The only way you can know for sure is to be examined by an opthamologist. Knowing is better than not knowing

Hi ApVish:
That's not a diagnosis -- that explanation is a guesstimate. Good thing you're seeing an ophthalmologist. If you're lucky, you'll see one that actually understands neuro-ophthalmology.

Hi maitrimama:
All of the symptoms you described are very common with optic neuropathy. Different people experience some or all of them to varying degrees. For the most part, there isn't anything in current medical practice that fixes those problems, but there might be ways to work around some of them. The compensations are very individual, and sometimes they don't make enough of an improvement to be worthwhile. For example, even a little bit of uncorrected refractive error can make the blur, image ghosting, starbursts and visual fatigue worse. But an eyeglass correction might not deliver enough relief to make a person feel like the expense and inconvenience (when they aren't used to wearing glasses) are worthwhile.

As someone who's had recurrent ON for 20 years that has resulted in significant visual defects, all of it is familiar to me. It's a miracle I can still see at all. There's no way to predict whether your vision will get worse. I can appreciate the fear and uncertainty that you feel. But in the long run, you can't live in fear. The only way I've lasted 20 years is that I learned how to let it go. Que sera sera. (Some of the Baby Boomers among us might even hear Doris Day singing right about now...)

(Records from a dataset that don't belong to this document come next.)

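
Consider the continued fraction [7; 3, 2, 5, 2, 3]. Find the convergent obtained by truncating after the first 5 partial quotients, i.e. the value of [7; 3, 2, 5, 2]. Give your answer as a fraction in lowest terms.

605/83

Start with 2.
5 + 1/(2/1) = 5 + 1/2 = 11/2
2 + 1/(11/2) = 2 + 2/11 = 24/11
3 + 1/(24/11) = 3 + 11/24 = 83/24
7 + 1/(83/24) = 7 + 24/83 = 605/83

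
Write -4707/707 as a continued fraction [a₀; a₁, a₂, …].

[-7; 2, 1, 11, 1, 2, 1, 4]

Run the Euclidean algorithm, recording each quotient:
⌊-4707/707⌋ = -7, remainder 242
⌊707/242⌋ = 2, remainder 223
⌊242/223⌋ = 1, remainder 19
⌊223/19⌋ = 11, remainder 14
⌊19/14⌋ = 1, remainder 5
⌊14/5⌋ = 2, remainder 4
⌊5/4⌋ = 1, remainder 1
⌊4/1⌋ = 4, remainder 0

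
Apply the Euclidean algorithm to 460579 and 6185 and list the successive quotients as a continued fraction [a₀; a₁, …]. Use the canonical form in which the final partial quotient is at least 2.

460579 = 74·6185 + 2889, so a_0 = 74
6185 = 2·2889 + 407, so a_1 = 2
2889 = 7·407 + 40, so a_2 = 7
407 = 10·40 + 7, so a_3 = 10
40 = 5·7 + 5, so a_4 = 5
7 = 1·5 + 2, so a_5 = 1
5 = 2·2 + 1, so a_6 = 2
2 = 2·1 + 0, so a_7 = 2

[74; 2, 7, 10, 5, 1, 2, 2]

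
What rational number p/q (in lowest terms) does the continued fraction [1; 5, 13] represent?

79/66

Start with 13.
5 + 1/(13/1) = 5 + 1/13 = 66/13
1 + 1/(66/13) = 1 + 13/66 = 79/66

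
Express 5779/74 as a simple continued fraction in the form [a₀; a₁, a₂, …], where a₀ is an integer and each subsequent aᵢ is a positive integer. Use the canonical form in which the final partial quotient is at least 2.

5779 ÷ 74 → quotient 78, remainder 7
74 ÷ 7 → quotient 10, remainder 4
7 ÷ 4 → quotient 1, remainder 3
4 ÷ 3 → quotient 1, remainder 1
3 ÷ 1 → quotient 3, remainder 0

[78; 10, 1, 1, 3]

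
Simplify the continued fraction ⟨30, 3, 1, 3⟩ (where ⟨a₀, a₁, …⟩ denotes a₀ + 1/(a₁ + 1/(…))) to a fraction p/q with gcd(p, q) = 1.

454/15

Start with 3.
1 + 1/(3/1) = 1 + 1/3 = 4/3
3 + 1/(4/3) = 3 + 3/4 = 15/4
30 + 1/(15/4) = 30 + 4/15 = 454/15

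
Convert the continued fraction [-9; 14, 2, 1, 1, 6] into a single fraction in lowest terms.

Start with 6.
1 + 1/(6/1) = 1 + 1/6 = 7/6
1 + 1/(7/6) = 1 + 6/7 = 13/7
2 + 1/(13/7) = 2 + 7/13 = 33/13
14 + 1/(33/13) = 14 + 13/33 = 475/33
-9 + 1/(475/33) = -9 + 33/475 = -4242/475

-4242/475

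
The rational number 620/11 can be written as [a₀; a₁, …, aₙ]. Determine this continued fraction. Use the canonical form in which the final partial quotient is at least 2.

[56; 2, 1, 3]

620 ÷ 11 → quotient 56, remainder 4
11 ÷ 4 → quotient 2, remainder 3
4 ÷ 3 → quotient 1, remainder 1
3 ÷ 1 → quotient 3, remainder 0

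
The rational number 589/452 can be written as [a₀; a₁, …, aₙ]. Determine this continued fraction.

Apply division with remainder until the remainder is 0:
⌊589/452⌋ = 1, remainder 137
⌊452/137⌋ = 3, remainder 41
⌊137/41⌋ = 3, remainder 14
⌊41/14⌋ = 2, remainder 13
⌊14/13⌋ = 1, remainder 1
⌊13/1⌋ = 13, remainder 0

[1; 3, 3, 2, 1, 13]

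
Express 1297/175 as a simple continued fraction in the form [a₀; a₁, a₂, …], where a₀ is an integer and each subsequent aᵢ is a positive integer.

1297 ÷ 175 → quotient 7, remainder 72
175 ÷ 72 → quotient 2, remainder 31
72 ÷ 31 → quotient 2, remainder 10
31 ÷ 10 → quotient 3, remainder 1
10 ÷ 1 → quotient 10, remainder 0

[7; 2, 2, 3, 10]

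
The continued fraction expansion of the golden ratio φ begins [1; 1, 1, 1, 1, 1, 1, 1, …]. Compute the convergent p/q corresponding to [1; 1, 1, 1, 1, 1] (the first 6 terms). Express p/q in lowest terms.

Build up convergents one term at a time:
a_0 = 1: 1/1
a_1 = 1: 2/1
a_2 = 1: 3/2
a_3 = 1: 5/3
a_4 = 1: 8/5
a_5 = 1: 13/8

13/8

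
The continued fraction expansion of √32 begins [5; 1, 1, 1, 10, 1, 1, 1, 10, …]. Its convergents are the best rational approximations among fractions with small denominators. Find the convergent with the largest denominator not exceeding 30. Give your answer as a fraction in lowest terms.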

A lesion in the temporal lobe can affect "sight" by not being able to recognize what we see.

Brain function map:
http://www.friendswithms.com/brain_f...ns_and_map.htm

Observed problems with temperal lobe damage.

Visual Perception.
categorizing objects
difficulty in recognizing faces

might be that the steroids do clear up the "vision" problem--it wouldn't be a wise decision not to see the optp while the symptom is active, even if steroids eventually clear it up. with MS it a problem at times to get it seen while the symptom is active.

Ophthalmologist

I am currently seeing an Ophthalmologist who is very thorough, doing a ton of tests including visual field testing, eye pressure (at different times of the day), she has reviewed my MRIs and gone over all my bloodwork. She actually redid some of my bloodwork because She didn't the like the lab used and didn't agree with the interpretation of some of the results.

In a couple of weeks I have an appt with a Neuro for a 2nd opinion, he will have his neuroradiologist read my MRIS, see what he thinks and set me up with his neuro- ophthalmologist at Yale New Haven Hosp.

If it wasn't my vision being effected I would have already jumped off this crazy carousel. The rest of my weird symptoms have been being ignored for a while quite successfully.